Calling it a "difficult pill to swallow," Aubé said the home now relies on the local food bank, estimating that agency donated just under $50,000 worth of food in 2022 to feed residents.
"Without them," she said, "We would have an additional $50,000 fundraising requirement on our shoulders to bear."
Last fall, Nickel Belt MPP France Gélinas asked the Ford government why the funding formula for hospices continues to leave hospices relying on fundraising to provide the basics. The government currently funds wages for nurses and PSWs at hospices.
"The community funding model that the hospices depend on is broken," Gélinas said. "The words 'hospice palliative care' are nowhere in the last budget that this government tabled."

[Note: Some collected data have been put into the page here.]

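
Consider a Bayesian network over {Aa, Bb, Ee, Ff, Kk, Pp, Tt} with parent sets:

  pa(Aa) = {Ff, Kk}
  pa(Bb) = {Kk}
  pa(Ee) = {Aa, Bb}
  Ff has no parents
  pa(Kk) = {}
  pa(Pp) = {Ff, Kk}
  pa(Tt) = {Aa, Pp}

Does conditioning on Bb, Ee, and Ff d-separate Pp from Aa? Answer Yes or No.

4 paths connect Pp and Aa; each must be blocked for d-separation to hold:
Path 1: Pp → Tt ← Aa
  Tt is a collider here and neither Tt nor any of its descendants is conditioned on, so the collider stays closed — the path is blocked at Tt.
Path 2: Pp ← Ff → Aa
  Ff is a fork here and Ff is conditioned on, so the path is blocked at Ff.
Path 3: Pp ← Kk → Aa
  Kk is a fork and Kk is not conditioned on — no node blocks this path, so it is active.
Path 4: Pp ← Kk → Bb → Ee ← Aa
  Bb is a chain here and Bb is conditioned on, so the path is blocked at Bb.
At least one path is unblocked, so d-separation fails.

No — Pp and Aa are not d-separated given {Bb, Ee, Ff}.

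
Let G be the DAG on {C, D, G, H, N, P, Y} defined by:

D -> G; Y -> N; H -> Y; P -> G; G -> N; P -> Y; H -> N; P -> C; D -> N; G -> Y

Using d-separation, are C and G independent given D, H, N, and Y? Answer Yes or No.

There are 6 undirected paths between C and G; checking each against the conditioning set {D, H, N, Y}:
  1. C ← P → G — P:fork[open] ⇒ active
  2. C ← P → Y ← G — P:fork[open]; Y:collider[open] ⇒ active
  3. C ← P → Y → N ← D → G — P:fork[open]; Y:chain[blocks]; N:collider[open]; D:fork[blocks] ⇒ blocked
  4. C ← P → Y → N ← G — P:fork[open]; Y:chain[blocks]; N:collider[open] ⇒ blocked
  5. C ← P → Y ← H → N ← D → G — P:fork[open]; Y:collider[open]; H:fork[blocks]; N:collider[open]; D:fork[blocks] ⇒ blocked
  6. C ← P → Y ← H → N ← G — P:fork[open]; Y:collider[open]; H:fork[blocks]; N:collider[open] ⇒ blocked
Because an active path exists, C and G are not d-separated.

No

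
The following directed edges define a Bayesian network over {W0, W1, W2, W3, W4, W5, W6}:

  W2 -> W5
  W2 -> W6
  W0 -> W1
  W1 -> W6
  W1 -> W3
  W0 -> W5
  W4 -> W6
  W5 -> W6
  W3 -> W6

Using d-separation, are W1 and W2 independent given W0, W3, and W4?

We examine all 6 paths between W1 and W2:
Path 1: W1 → W6 ← W2
  W6 is a collider here and neither W6 nor any of its descendants is conditioned on, so the collider stays closed — the path is blocked at W6.
Path 2: W1 → W6 ← W5 ← W2
  W6 is a collider here and neither W6 nor any of its descendants is conditioned on, so the collider stays closed — the path is blocked at W6.
Path 3: W1 → W3 → W6 ← W2
  W3 is a chain here and W3 is conditioned on, so the path is blocked at W3.
Path 4: W1 → W3 → W6 ← W5 ← W2
  W3 is a chain here and W3 is conditioned on, so the path is blocked at W3.
Path 5: W1 ← W0 → W5 → W6 ← W2
  W0 is a fork here and W0 is conditioned on, so the path is blocked at W0.
Path 6: W1 ← W0 → W5 ← W2
  W0 is a fork here and W0 is conditioned on, so the path is blocked at W0.
Every path is blocked, so W1 and W2 are d-separated given {W0, W3, W4}.

Yes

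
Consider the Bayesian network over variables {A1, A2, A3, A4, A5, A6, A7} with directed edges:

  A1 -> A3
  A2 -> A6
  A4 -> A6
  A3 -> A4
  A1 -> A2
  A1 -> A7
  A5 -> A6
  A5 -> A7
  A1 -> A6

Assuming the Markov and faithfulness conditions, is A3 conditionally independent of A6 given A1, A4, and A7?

Yes

There are 4 undirected paths between A3 and A6; checking each against the conditioning set {A1, A4, A7}:
Path 1: A3 → A4 → A6
  A4 is a chain here and A4 is conditioned on, so the path is blocked at A4.
Path 2: A3 ← A1 → A2 → A6
  A1 is a fork here and A1 is conditioned on, so the path is blocked at A1.
Path 3: A3 ← A1 → A7 ← A5 → A6
  A1 is a fork here and A1 is conditioned on, so the path is blocked at A1.
Path 4: A3 ← A1 → A6
  A1 is a fork here and A1 is conditioned on, so the path is blocked at A1.
Every path is blocked, so A3 and A6 are d-separated given {A1, A4, A7}.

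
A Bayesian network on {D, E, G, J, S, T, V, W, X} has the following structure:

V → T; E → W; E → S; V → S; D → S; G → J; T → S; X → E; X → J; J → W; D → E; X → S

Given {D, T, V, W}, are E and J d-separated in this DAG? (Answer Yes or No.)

No

We examine all 4 paths between E and J:
  1. E → S ← X → J — S:collider[blocks]; X:fork[open] ⇒ blocked
  2. E ← D → S ← X → J — D:fork[blocks]; S:collider[blocks]; X:fork[open] ⇒ blocked
  3. E → W ← J — W:collider[open] ⇒ active
  4. E ← X → J — X:fork[open] ⇒ active
Since the path E → W ← J is active, E and J are not d-separated given {D, T, V, W}.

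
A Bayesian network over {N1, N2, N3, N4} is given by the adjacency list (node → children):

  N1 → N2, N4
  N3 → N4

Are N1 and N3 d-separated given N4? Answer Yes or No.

No — N1 and N3 are not d-separated given {N4}.

Only one path connects N1 and N3:
  1. N1 → N4 ← N3 — N4:collider[open] ⇒ active
At least one path is unblocked, so d-separation fails.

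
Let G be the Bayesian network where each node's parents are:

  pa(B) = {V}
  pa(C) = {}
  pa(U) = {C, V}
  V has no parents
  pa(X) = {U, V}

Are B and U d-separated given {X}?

We examine all 2 paths between B and U:
Path 1: B ← V → U
  V is a fork and V is not conditioned on — no node blocks this path, so it is active.
Path 2: B ← V → X ← U
  V is a fork and V is not conditioned on; X is a collider and X is conditioned on, which opens it — no node blocks this path, so it is active.
Since the path B ← V → U is active, B and U are not d-separated given {X}.

No — B and U are not d-separated given {X}.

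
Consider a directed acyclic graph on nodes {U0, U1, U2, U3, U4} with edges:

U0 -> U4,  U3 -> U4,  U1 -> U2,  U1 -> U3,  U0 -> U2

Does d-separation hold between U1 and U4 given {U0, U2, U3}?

Enumerating the 2 paths from U1 to U4 and testing each for blocking by {U0, U2, U3}:
Path 1: U1 → U3 → U4
  U3 is a chain here and U3 is conditioned on, so the path is blocked at U3.
Path 2: U1 → U2 ← U0 → U4
  U0 is a fork here and U0 is conditioned on, so the path is blocked at U0.
Since every path is blocked, d-separation holds.

Yes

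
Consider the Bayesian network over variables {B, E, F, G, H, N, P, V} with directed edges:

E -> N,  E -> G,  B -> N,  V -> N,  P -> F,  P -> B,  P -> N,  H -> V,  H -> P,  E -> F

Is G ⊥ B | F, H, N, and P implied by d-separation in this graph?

We examine all 6 paths between G and B:
Path 1: G ← E → F ← P ← H → V → N ← B
  P is a chain here and P is conditioned on, so the path is blocked at P.
Path 2: G ← E → F ← P → B
  P is a fork here and P is conditioned on, so the path is blocked at P.
Path 3: G ← E → F ← P → N ← B
  P is a fork here and P is conditioned on, so the path is blocked at P.
Path 4: G ← E → N ← P → B
  P is a fork here and P is conditioned on, so the path is blocked at P.
Path 5: G ← E → N ← B
  E is a fork and E is not conditioned on; N is a collider and N is conditioned on, which opens it — no node blocks this path, so it is active.
Path 6: G ← E → N ← V ← H → P → B
  H is a fork here and H is conditioned on, so the path is blocked at H.
Since the path G ← E → N ← B is active, G and B are not d-separated given {F, H, N, P}.

No — G and B are not d-separated given {F, H, N, P}.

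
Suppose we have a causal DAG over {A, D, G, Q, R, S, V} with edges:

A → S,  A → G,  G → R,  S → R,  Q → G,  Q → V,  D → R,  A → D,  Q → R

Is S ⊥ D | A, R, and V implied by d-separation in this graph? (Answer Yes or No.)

Enumerating the 6 paths from S to D and testing each for blocking by {A, R, V}:
Path 1: S ← A → D
  A is a fork here and A is conditioned on, so the path is blocked at A.
Path 2: S ← A → G → R ← D
  A is a fork here and A is conditioned on, so the path is blocked at A.
Path 3: S ← A → G ← Q → R ← D
  A is a fork here and A is conditioned on, so the path is blocked at A.
Path 4: S → R ← D
  R is a collider and R is conditioned on, which opens it — no node blocks this path, so it is active.
Path 5: S → R ← G ← A → D
  A is a fork here and A is conditioned on, so the path is blocked at A.
Path 6: S → R ← Q → G ← A → D
  A is a fork here and A is conditioned on, so the path is blocked at A.
Because an active path exists, S and D are not d-separated.

No — S and D are not d-separated given {A, R, V}.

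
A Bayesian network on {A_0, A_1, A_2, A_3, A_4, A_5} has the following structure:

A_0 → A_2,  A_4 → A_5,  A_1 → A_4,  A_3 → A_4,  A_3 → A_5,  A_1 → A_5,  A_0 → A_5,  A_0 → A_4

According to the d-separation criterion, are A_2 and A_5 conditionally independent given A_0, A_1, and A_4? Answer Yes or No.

Yes

There are 4 undirected paths between A_2 and A_5; checking each against the conditioning set {A_0, A_1, A_4}:
Path 1: A_2 ← A_0 → A_5
  A_0 is a fork here and A_0 is conditioned on, so the path is blocked at A_0.
Path 2: A_2 ← A_0 → A_4 → A_5
  A_0 is a fork here and A_0 is conditioned on, so the path is blocked at A_0.
Path 3: A_2 ← A_0 → A_4 ← A_1 → A_5
  A_0 is a fork here and A_0 is conditioned on, so the path is blocked at A_0.
Path 4: A_2 ← A_0 → A_4 ← A_3 → A_5
  A_0 is a fork here and A_0 is conditioned on, so the path is blocked at A_0.
All paths are blocked; A_2 ⊥ A_5 | {A_0, A_1, A_4} holds.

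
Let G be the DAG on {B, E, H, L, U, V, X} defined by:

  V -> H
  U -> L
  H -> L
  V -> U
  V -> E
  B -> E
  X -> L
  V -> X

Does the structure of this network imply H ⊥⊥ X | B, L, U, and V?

No

There are 4 undirected paths between H and X; checking each against the conditioning set {B, L, U, V}:
Path 1: H → L ← U ← V → X
  U is a chain here and U is conditioned on, so the path is blocked at U.
Path 2: H → L ← X
  L is a collider and L is conditioned on, which opens it — no node blocks this path, so it is active.
Path 3: H ← V → U → L ← X
  V is a fork here and V is conditioned on, so the path is blocked at V.
Path 4: H ← V → X
  V is a fork here and V is conditioned on, so the path is blocked at V.
At least one path is unblocked, so d-separation fails.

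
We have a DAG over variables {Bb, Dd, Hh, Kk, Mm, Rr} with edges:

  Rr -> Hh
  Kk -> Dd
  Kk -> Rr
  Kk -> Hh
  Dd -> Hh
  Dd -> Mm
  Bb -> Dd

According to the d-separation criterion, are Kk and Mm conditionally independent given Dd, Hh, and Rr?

Yes — Kk and Mm are d-separated given {Dd, Hh, Rr}.

There are 3 undirected paths between Kk and Mm; checking each against the conditioning set {Dd, Hh, Rr}:
Path 1: Kk → Dd → Mm
  Dd is a chain here and Dd is conditioned on, so the path is blocked at Dd.
Path 2: Kk → Rr → Hh ← Dd → Mm
  Rr is a chain here and Rr is conditioned on, so the path is blocked at Rr.
Path 3: Kk → Hh ← Dd → Mm
  Dd is a fork here and Dd is conditioned on, so the path is blocked at Dd.
All paths are blocked; Kk ⊥ Mm | {Dd, Hh, Rr} holds.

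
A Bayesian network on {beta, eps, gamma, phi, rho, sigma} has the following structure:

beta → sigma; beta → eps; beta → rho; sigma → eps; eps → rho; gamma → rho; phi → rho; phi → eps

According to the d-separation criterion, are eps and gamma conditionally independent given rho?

Enumerating the 4 paths from eps to gamma and testing each for blocking by {rho}:
  1. eps → rho ← gamma — rho:collider[open] ⇒ active
  2. eps ← phi → rho ← gamma — phi:fork[open]; rho:collider[open] ⇒ active
  3. eps ← sigma ← beta → rho ← gamma — sigma:chain[open]; beta:fork[open]; rho:collider[open] ⇒ active
  4. eps ← beta → rho ← gamma — beta:fork[open]; rho:collider[open] ⇒ active
At least one path is unblocked, so d-separation fails.

No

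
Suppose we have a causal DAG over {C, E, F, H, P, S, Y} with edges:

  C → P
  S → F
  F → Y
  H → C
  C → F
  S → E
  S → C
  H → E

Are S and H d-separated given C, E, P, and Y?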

"The reality is that the costs continue to escalate while community donation power is challenged by economic realities, including the pandemic."
While groups, like the Quality Hospice Palliative Care Coalition of Ontario, continue to lobby the government to up the funding for hospice care, Aubé said Maison McCulloch will continue to rely on its fundraising – its 50/50 draw has a pot of around $24,000 per winner – to stay afloat.
"We rely on this money to pay our food service people, to buy our cleaning chemicals, to pay our housekeepers, to pay our admin," Aubé said.
"I don't know if people realize that. We just really need to see that 50/50 revenue increase if we're going to survive."